My proposal, since I first wrote to the then Minister for Health, former Deputy James Reilly in 2013, and the three Ministers for Health since then, is that the State would give due recognition to this daughter of Mullafarry, near Killala in County Mayo, given her contribution to Ireland in many fields, including pioneering in the male-dominated medical field in the late 1890s up to her death in 1955. Dr. Lynn had received her medical degree at the age of 25 and she continued caring for patients until she was in her 80s. Dr. Lynn died at the age of 81 and was buried at Deansgrange Cemetery in 1955. Dr. Lynn worked in Dublin's Royal Victoria Eye and Ear Hospital and was a GP in Rathmines before she and a number of other female medics set up Teach Naomh Ultáin, St. Ultan's Hospital, which was a paediatric hospital that cared for those in crying need in this city at the time, and throughout the country. That was in 1919.
Given that we are coming to the end of the decade of centenaries, and given the site of the new children's hospital being built at the South Dublin Union at St. James' Hospital, it is appropriate to name the hospital after the only female commandant in charge of a republican garrison during the Rising. Dr. Kathleen Lynn had joined the Irish Citizens' Army on its founding in 1913, along with many other women. They helped out also during the Lock-out. Dr. Lynn was the Irish Citizens' Army's surgeon general and she took over the role of commandant in the City Hall outpost when Sean Connolly was shot dead on that roof very early in the republicans' occupation of City Hall. Dr. Lynn was arrested, held in Richmond Barracks and then sent to England. Dr. Lynn held firm and, in 1917, was on the reorganised Sinn Féin Ard Comhairle and was active during the War of Independence and the Civil War. Dr. Lynn was elected a Teachta Dála in 1923 for Dublin County and was a councillor for ten years, being one of the very early female Deputies. In recent weeks Dr. Lynn has been acknowledged at the bottom of the main staircase in Leinster House in a fabulous portrait, among many other views of women. I encourage people to look at that.

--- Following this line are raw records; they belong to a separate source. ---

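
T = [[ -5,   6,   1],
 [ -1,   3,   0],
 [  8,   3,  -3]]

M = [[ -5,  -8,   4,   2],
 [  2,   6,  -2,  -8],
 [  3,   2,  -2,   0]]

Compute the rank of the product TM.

First compute TM:
[[ 40,  78, -34, -58],
 [ 11,  26, -10, -26],
 [-43, -52,  32,  -8]]
Now row reduce the product.
R2 ← R2 − (11/40)·R1: [0, 91/20, -13/20, -201/20]
R3 ← R3 + (43/40)·R1: [0, 637/20, -91/20, -1407/20]
R3 ← R3 − (7)·R2: [0, 0, 0, 0]
2 nonzero rows, so rank(TM) = 2.

2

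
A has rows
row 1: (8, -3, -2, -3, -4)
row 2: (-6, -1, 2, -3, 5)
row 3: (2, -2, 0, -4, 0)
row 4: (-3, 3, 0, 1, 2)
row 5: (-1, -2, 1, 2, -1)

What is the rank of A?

Row reduce to echelon form.
R2 ← R2 + (3/4)·R1: [0, -13/4, 1/2, -21/4, 2]
R3 ← R3 − (1/4)·R1: [0, -5/4, 1/2, -13/4, 1]
R4 ← R4 + (3/8)·R1: [0, 15/8, -3/4, -1/8, 1/2]
R5 ← R5 + (1/8)·R1: [0, -19/8, 3/4, 13/8, -3/2]
R3 ← R3 − (5/13)·R2: [0, 0, 4/13, -16/13, 3/13]
R4 ← R4 + (15/26)·R2: [0, 0, -6/13, -41/13, 43/26]
R5 ← R5 − (19/26)·R2: [0, 0, 5/13, 71/13, -77/26]
R4 ← R4 + (3/2)·R3: [0, 0, 0, -5, 2]
R5 ← R5 − (5/4)·R3: [0, 0, 0, 7, -13/4]
R5 ← R5 + (7/5)·R4: [0, 0, 0, 0, -9/20]
Echelon form has 5 nonzero rows, so rank(A) = 5.

5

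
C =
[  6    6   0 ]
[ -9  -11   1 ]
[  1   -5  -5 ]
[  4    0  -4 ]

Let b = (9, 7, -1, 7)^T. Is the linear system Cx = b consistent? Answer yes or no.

no

Row reduce the augmented matrix [C | b].
R2 ← R2 + (3/2)·R1: [0, -2, 1, 41/2]
R3 ← R3 − (1/6)·R1: [0, -6, -5, -5/2]
R4 ← R4 − (2/3)·R1: [0, -4, -4, 1]
R3 ← R3 − (3)·R2: [0, 0, -8, -64]
R4 ← R4 − (2)·R2: [0, 0, -6, -40]
R4 ← R4 − (3/4)·R3: [0, 0, 0, 8]
The echelon form has 4 nonzero rows; the last pivot sits in the augmented column, so rank(C) = 3 but rank([C|b]) = 4.
Since the ranks differ, the system is inconsistent.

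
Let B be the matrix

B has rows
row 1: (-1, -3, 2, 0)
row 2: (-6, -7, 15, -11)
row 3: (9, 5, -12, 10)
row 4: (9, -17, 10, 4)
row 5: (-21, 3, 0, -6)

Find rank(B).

3

Row reduce to echelon form.
R2 ← R2 − (6)·R1: [0, 11, 3, -11]
R3 ← R3 + (9)·R1: [0, -22, 6, 10]
R4 ← R4 + (9)·R1: [0, -44, 28, 4]
R5 ← R5 − (21)·R1: [0, 66, -42, -6]
R3 ← R3 + (2)·R2: [0, 0, 12, -12]
R4 ← R4 + (4)·R2: [0, 0, 40, -40]
R5 ← R5 − (6)·R2: [0, 0, -60, 60]
R4 ← R4 − (10/3)·R3: [0, 0, 0, 0]
R5 ← R5 + (5)·R3: [0, 0, 0, 0]
Echelon form has 3 nonzero rows, so rank(B) = 3.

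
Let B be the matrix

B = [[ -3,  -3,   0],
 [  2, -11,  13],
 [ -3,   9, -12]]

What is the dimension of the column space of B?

2

Row reduce to echelon form.
R2 ← R2 + (2/3)·R1: [0, -13, 13]
R3 ← R3 − R1: [0, 12, -12]
R3 ← R3 + (12/13)·R2: [0, 0, 0]
Echelon form has 2 nonzero rows, so rank(B) = 2.
The column space has dimension equal to the rank: 2.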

Dr. Lynn's hospital became famous for pioneering the care of children, especially towards the end of the Spanish flu epidemic and the roll-out of the BCG vaccine that helped to eradicate TB in Ireland. Given the past few years, naming the hospital after a female medic would also honour female medics of today and their role, along with the rest of the medical staff and teams in our hospitals today, in tackling the Covid pandemic. A Church of Ireland woman, Dr. Lynn's hospital was never allowed to prosper in the State and was sidelined until its closure in the 1980s. There was a proposal in 1935 that the hospital would be amalgamated with the State's national children's hospital, but this was opposed by the then Catholic Archbishop of Dublin, Dr. Edward Byrne, who said that an amalgamation would undermine the faith of Catholic children and that it would not be safe. He said there would be a widespread attack on children's morals through the medium of medicine. Given the ongoing debate on the role of the Catholic church in institutional sex abuse then and after, this charge rings very hollow.
This would perhaps be another appropriate reason to name the hospital after Dr. Kathleen Lynn.